State union officials consider this the first battle in the Right to Work war since there may still be ballot initiative petitions this spring or at election time in 2010.
Saundra Williams, President of the Metro Detroit AFL-CIO, decided, "The Right to Work – Decline to Sign Petition Program was a success because of volunteers who realize the value of organized labor. I am most proud of how with very little notice, and over the holiday season, organized labor was able to mobilize and train over 3500 volunteers from unions across the state. In a war that is being bought to us by forces that want to destroy the middle class, this was just the first battle."

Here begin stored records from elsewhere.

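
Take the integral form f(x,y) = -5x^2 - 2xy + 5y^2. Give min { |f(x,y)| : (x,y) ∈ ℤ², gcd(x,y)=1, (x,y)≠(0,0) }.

descent: ρ → (5,2,-5)  [lands on river]
river: ρ → (-5,8,2)
river: ρ → (2,8,-5)
river: ρ → (-5,2,5)
river: ρ → (5,8,-2)
river: ρ → (-2,8,5)
closes: descent 1, river 6
min |a| on river = 2

2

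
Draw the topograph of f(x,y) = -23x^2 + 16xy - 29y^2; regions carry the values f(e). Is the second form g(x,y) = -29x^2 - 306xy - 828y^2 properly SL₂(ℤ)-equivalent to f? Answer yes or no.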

The Labor community, along with other allies of Michigan’s working families, sent a very powerful message to special interests that ‘Right to Work’ isn’t going to happen in Michigan.
"Although there doesn’t seem to be a Right to Work campaign for now, we intend to continue educating people on the importance of a good job to our state’s economy. We’re not going to bring the economy back by cutting wages," stated Mark Gaffney, President of the Michigan State AFL-CIO.
"We want to thank our union affiliates – the Michigan Education Association and the Change to Win unions – who worked alongside the AFL-CIO during this huge effort," proclaimed President Gaffney. "Michigan Labor is united in our efforts to protect living standards of all union and non-union Michigan workers."